Un pensiero gli attraversa veloce la mente e gli si pianta in testa con forza: deve scusarsi. Chissà quanto il principe Koki deve essersi sentito, se non oltraggiato, quantomeno a disagio! Troppo gentile per dirgli in faccia di smettere di cantare, ma al tempo stesso deluso aspettandosi qualcosa di ben diverso di sicuro.

«Principe Koki» comincia, un lieve tremore nella voce «so bene che non ho offerto niente di grande valore ma, avete la mia parola, non c'era alcun intento di derisione e non si trattava di uno scherzo.» prosegue «Vedete, il regno di cui sono principe è modesto, di piccole dimensioni. Non ha niente da spartire con il vostro e probabilmente ogni cosa che per noi ha un inestimabile valore materiale, per voi non deve essere niente di così prezioso. Ma... la musica è un'arte che teniamo in grande considerazione, così... ho pensato che forse...» cerca di concludere quel pensiero, abbozzando un sorriso che non sa immaginare quale connotazione possa avere. Lui addosso si sente solo l'imbarazzo, ma vorrebbe davvero Koki capisse cosa intende, che cogliesse le sue buone intenzioni perché c'è davvero solo quello e ben poco altro.

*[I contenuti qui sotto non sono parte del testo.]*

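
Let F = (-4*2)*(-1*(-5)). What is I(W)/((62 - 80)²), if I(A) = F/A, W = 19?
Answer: -10/1539 ≈ -0.0064977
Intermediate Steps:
F = -40 (F = -8*5 = -40)
I(A) = -40/A
I(W)/((62 - 80)²) = (-40/19)/((62 - 80)²) = (-40*1/19)/((-18)²) = -40/19/324 = -40/19*1/324 = -10/1539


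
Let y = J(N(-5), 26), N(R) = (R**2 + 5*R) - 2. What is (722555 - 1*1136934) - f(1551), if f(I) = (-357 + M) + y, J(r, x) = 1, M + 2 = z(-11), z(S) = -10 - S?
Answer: -414022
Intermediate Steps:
M = -1 (M = -2 + (-10 - 1*(-11)) = -2 + (-10 + 11) = -2 + 1 = -1)
N(R) = -2 + R**2 + 5*R
y = 1
f(I) = -357 (f(I) = (-357 - 1) + 1 = -358 + 1 = -357)
(722555 - 1*1136934) - f(1551) = (722555 - 1*1136934) - 1*(-357) = (722555 - 1136934) + 357 = -414379 + 357 = -414022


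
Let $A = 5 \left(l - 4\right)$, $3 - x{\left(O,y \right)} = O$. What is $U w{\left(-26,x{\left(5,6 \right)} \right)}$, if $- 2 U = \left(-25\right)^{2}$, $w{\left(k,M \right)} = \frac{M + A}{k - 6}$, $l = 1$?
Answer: $- \frac{10625}{64} \approx -166.02$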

Sta per aggiungere altro ma Koki si muove, finalmente, avanza in sua direzione e - quasi quel semplice movimento fosse come un incantesimo impossibile da contrastare - Mamoru tace immediatamente. A vederli così, forse da fuori sembrano più un servitore di fronte al suo padrone, pieno solo del timore di essere cacciato o punito per un grave torto fatto. Ma una volta che Koki gli è davanti e la distanza tra loro non è più di una decina di passi, bensì di uno a stento, Mamoru osa alzare lo sguardo sul suo viso.

Ci trova il sorriso più bello che abbia mai visto; peccato si ritrovi a balbettare un «C-Cosa...?!» sorpreso nel momento in cui Koki gli prende le mani nelle proprie, una presa gentile e confortante, un'espressione morbida sul viso.

«Mi avete fatto il regalo più bello.» pronuncia e, non sa perché, Mamoru sa che non c'è tratta di menzogna nelle sue parole «Sarei immensamente fortunato se potessi considerare il dono che mi avete fatto come tutto ciò che potete offrirmi, e sarei felice dal profondo del cuore se mi diceste che l'idea di passare il resto della vita con me vi rende altrettanto felice.»

Mamoru lo guarda, sbigottito. Non sa se il destino ha mai pensato di dargli l'amore, ma è sicuro che se lo ha fatto, porta il nome del principe Koki.